Sono anni che il concetto di libera circolazione viene discusso e praticato in Europa, almeno all’interno dell’Unione Europea. E siamo certi che parte di quelli che emigrano oggi potrebbero non farlo necessariamente per bisogno, ma per scelta. Però la libera circolazione deve prevedere per tutti la possibilità di vivere dignitosamente nel nuovo paese e di avere delle possibilità di inserimento nel caso si volesse tornare nel proprio.

Altrimenti  la migrazione non è una scelta ma una costrizione.

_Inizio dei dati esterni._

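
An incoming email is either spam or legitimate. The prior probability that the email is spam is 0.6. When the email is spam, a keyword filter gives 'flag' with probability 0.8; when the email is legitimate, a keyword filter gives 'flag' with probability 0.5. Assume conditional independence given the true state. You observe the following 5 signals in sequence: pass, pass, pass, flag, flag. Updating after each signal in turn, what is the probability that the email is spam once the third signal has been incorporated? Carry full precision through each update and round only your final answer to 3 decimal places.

0.088

After 'pass': P(spam) = 0.2·0.6000 / (0.2·0.6000 + 0.5·0.4000) ≈ 0.3750
After 'pass': P(spam) = 0.2·0.3750 / (0.2·0.3750 + 0.5·0.6250) ≈ 0.1935
After 'pass': P(spam) = 0.2·0.1935 / (0.2·0.1935 + 0.5·0.8065) ≈ 0.0876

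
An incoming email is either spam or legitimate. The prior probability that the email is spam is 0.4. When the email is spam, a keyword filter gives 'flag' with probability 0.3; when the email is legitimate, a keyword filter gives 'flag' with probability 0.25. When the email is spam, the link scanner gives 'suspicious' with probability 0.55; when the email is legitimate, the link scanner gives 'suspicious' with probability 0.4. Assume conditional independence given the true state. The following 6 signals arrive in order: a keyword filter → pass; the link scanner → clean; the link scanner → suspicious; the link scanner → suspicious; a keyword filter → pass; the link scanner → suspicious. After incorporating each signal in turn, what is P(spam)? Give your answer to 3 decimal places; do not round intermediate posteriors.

Each posterior becomes the prior for the next update.
After a keyword filter='pass': P(spam) = 0.7·0.4000 / (0.7·0.4000 + 0.75·0.6000) ≈ 0.3836
After the link scanner='clean': P(spam) = 0.45·0.3836 / (0.45·0.3836 + 0.6·0.6164) ≈ 0.3182
After the link scanner='suspicious': P(spam) = 0.55·0.3182 / (0.55·0.3182 + 0.4·0.6818) ≈ 0.3909
After the link scanner='suspicious': P(spam) = 0.55·0.3909 / (0.55·0.3909 + 0.4·0.6091) ≈ 0.4687
After a keyword filter='pass': P(spam) = 0.7·0.4687 / (0.7·0.4687 + 0.75·0.5313) ≈ 0.4516
After the link scanner='suspicious': P(spam) = 0.55·0.4516 / (0.55·0.4516 + 0.4·0.5484) ≈ 0.5310

0.531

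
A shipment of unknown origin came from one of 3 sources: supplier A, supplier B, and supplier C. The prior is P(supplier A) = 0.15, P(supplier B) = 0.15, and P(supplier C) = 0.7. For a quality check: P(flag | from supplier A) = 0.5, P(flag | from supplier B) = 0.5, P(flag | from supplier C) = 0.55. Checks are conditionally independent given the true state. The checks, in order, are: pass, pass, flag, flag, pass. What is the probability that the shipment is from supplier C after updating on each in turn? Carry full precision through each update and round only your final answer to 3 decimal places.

0.673

After 'pass': normaliser = 0.5·0.1500 + 0.5·0.1500 + 0.45·0.7000; P(supplier A) ≈ 0.1613, P(supplier B) ≈ 0.1613, P(supplier C) ≈ 0.6774
After 'pass': normaliser = 0.5·0.1613 + 0.5·0.1613 + 0.45·0.6774; P(supplier A) ≈ 0.1730, P(supplier B) ≈ 0.1730, P(supplier C) ≈ 0.6540
After 'flag': normaliser = 0.5·0.1730 + 0.5·0.1730 + 0.55·0.6540; P(supplier A) ≈ 0.1624, P(supplier B) ≈ 0.1624, P(supplier C) ≈ 0.6752
After 'flag': normaliser = 0.5·0.1624 + 0.5·0.1624 + 0.55·0.6752; P(supplier A) ≈ 0.1521, P(supplier B) ≈ 0.1521, P(supplier C) ≈ 0.6958
After 'pass': normaliser = 0.5·0.1521 + 0.5·0.1521 + 0.45·0.6958; P(supplier A) ≈ 0.1635, P(supplier B) ≈ 0.1635, P(supplier C) ≈ 0.6730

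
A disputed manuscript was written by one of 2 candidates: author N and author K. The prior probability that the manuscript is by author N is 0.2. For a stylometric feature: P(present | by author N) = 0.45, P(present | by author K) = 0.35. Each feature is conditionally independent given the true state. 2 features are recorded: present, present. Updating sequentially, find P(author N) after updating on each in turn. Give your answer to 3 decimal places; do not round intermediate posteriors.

0.292

After 'present': P(author N) = 0.45·0.2000 / (0.45·0.2000 + 0.35·0.8000) ≈ 0.2432
After 'present': P(author N) = 0.45·0.2432 / (0.45·0.2432 + 0.35·0.7568) ≈ 0.2924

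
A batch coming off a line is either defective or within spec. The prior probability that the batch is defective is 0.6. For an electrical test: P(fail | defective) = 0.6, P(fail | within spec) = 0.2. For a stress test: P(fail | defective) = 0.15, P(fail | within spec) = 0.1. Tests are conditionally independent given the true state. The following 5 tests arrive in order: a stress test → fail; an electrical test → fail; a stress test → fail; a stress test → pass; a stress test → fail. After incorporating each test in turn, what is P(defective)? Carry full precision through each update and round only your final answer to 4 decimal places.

0.9348

After a stress test='fail': P(defective) = 0.15·0.6000 / (0.15·0.6000 + 0.1·0.4000) ≈ 0.6923
After an electrical test='fail': P(defective) = 0.6·0.6923 / (0.6·0.6923 + 0.2·0.3077) ≈ 0.8710
After a stress test='fail': P(defective) = 0.15·0.8710 / (0.15·0.8710 + 0.1·0.1290) ≈ 0.9101
After a stress test='pass': P(defective) = 0.85·0.9101 / (0.85·0.9101 + 0.9·0.0899) ≈ 0.9053
After a stress test='fail': P(defective) = 0.15·0.9053 / (0.15·0.9053 + 0.1·0.0947) ≈ 0.9348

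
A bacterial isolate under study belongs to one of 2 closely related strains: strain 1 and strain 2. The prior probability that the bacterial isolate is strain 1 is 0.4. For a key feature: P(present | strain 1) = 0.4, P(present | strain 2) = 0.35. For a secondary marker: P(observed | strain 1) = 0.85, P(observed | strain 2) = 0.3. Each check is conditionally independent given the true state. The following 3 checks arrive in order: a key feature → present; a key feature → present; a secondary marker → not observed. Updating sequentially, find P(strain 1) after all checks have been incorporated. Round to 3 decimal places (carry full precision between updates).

0.157

After a key feature='present': P(strain 1) = 0.4·0.4000 / (0.4·0.4000 + 0.35·0.6000) ≈ 0.4324
After a key feature='present': P(strain 1) = 0.4·0.4324 / (0.4·0.4324 + 0.35·0.5676) ≈ 0.4655
After a secondary marker='not observed': P(strain 1) = 0.15·0.4655 / (0.15·0.4655 + 0.7·0.5345) ≈ 0.1572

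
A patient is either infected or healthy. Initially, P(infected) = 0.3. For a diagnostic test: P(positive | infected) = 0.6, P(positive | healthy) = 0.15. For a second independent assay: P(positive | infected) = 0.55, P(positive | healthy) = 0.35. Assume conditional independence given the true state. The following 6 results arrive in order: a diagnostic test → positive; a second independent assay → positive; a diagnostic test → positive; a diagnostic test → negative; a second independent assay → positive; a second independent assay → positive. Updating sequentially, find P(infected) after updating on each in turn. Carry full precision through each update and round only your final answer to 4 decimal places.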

Focalizzandoci  solo sul diritto alla  mobilità, dimentichiamo che le migrazioni di massa non avvengono a caso, ma sono conseguenza e funzione delle grandi accumulazioni di capitale e dello sfruttamento delle aree periferiche a vantaggio di quelle centrali, senza nessuna contropartita per i territori di provenienza. Dalle lotte in seno alle diverse borghesie nazionali e globali per ritagliarsi un ruolo allíntervo del sistema capitalistico.

E nel “senza contropartita” che si cela l’effetto negativo per i territori di partenza, depredati del loro futuro. Dopo l’estrazione di valore dalle  risorse naturali (incluso distruzione del paesaggio, inquinamento, agricoltura intensiva, gentrificazione e turismo di massa) si passa all’estrazione di valore dal capitale umano.

 

Siamo convinti che l’analisi politica delle migrazioni va estesa, resa più olistica,  includendo il  punto di vista dei paesi da dove le persone emigrano e considerandole all’interno di un contesto di “crisi economica permanente” che non vede soluzioni al momento e che marca una differenza netta rispetto al contesto delle grandi migrazioni degli anni sessanta e settanta, quando il ciclo economico era per lo più espansivo, altrimenti rischiamo di soffermarci sul “dito e non vedere la luna “.

Nell’analisi non partiamo da zero. Il movimento comunista e socialista di sinistra ha elaborato molto durante le migrazioni di massa del secolo scorso. Da li possiamo ripartire.